Kuveyt Türk Katılım Bankası Dijital Dönüşüm Grup Müdürü Okan Acar ise açık bankacılık konusunda farklı yaklaşımların olduğunu dile getirerek sözlerine şöyle devam ediyor: Bankacılara açık bankacılığın ne olduğunu sorarsanız, farklı cevaplar olabilir, bu konuyu meslektaşlarımızla, arkadaşlarımızla tartışıyoruz ve anlayışımız da farklı olabilir ama açık bankacılıktan anlaşılması gereken şey; açık bankacılığın üçüncü şahısların uygulama geliştirmesine veya oluşturmasına olanak sağlamak için API’leri kullanması ve bankaların müşterilerinin daha kolay işlem yapmasını sağlamak için bu üçüncü partilerle bilgi paylaşmasıdır. Böylece müşteri daha rahat, daha esnek olacak, banka şubesine gitmesine gerek kalmayacak ve Türkiye’deki veya dünyadaki tüm bankaların her hizmetine ulaşmak için sadece bir uygulama kullanabilecek. Geleneksel olarak müşteriyi her bankaya kendi başvurusuyla gitmeye zorluyoruz. Açık bankacılıkla müşteri tüm bankalara bağlanabileceği tek bir uygulamaya sahip olacak.”

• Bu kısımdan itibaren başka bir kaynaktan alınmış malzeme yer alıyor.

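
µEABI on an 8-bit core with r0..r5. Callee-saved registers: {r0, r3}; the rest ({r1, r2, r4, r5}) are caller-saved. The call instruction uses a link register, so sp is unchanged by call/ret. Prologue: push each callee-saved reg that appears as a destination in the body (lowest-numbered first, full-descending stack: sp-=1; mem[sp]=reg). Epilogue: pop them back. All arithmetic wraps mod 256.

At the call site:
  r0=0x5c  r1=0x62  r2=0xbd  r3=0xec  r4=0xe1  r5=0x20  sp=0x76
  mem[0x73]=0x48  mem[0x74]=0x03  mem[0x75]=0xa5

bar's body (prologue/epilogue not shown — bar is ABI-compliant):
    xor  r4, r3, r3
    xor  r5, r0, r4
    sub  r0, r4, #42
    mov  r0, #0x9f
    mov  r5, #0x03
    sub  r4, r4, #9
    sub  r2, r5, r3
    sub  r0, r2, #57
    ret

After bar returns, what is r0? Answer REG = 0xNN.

REG = 0x5c

prologue: push r0 → mem[0x75]=0x5c, sp=0x75
body[0] xor  r4, r3, r3 → r4=0x00
body[1] xor  r5, r0, r4 → r5=0x5c
body[2] sub  r0, r4, #42 → r0=0xd6
body[3] mov  r0, #0x9f → r0=0x9f
body[4] mov  r5, #0x03 → r5=0x03
body[5] sub  r4, r4, #9 → r4=0xf7
body[6] sub  r2, r5, r3 → r2=0x17
body[7] sub  r0, r2, #57 → r0=0xde
epilogue: pop r0=0x5c, sp=0x76
r0 is callee-saved → restored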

Açık bankacılığın getireceği farklılıklarla 2020 senesinde Avrupa’daki toplam gelirin yüzde 7’sini oluşturacağı tahmin ediliyor. Ülkemizde de son yıllarda yoğun bir şekilde tartışılan konular arasında yer alan ve müşterinin datasının sahipliğinin kendisinde olacağını ifade eden bu kavram ile yerleşik bankaların yaşayacağı değişime ek olarak fintech’lerin de gelişeceği ve çeşitleneceği bir ortam yaratılacağı düşünülüyor. FINTR Türkiye’de açık bankacılık konusunda ortaya çıkan pek çok sorunun cevaplanacağı önemli webinarları hayata geçirmeye devam edecek.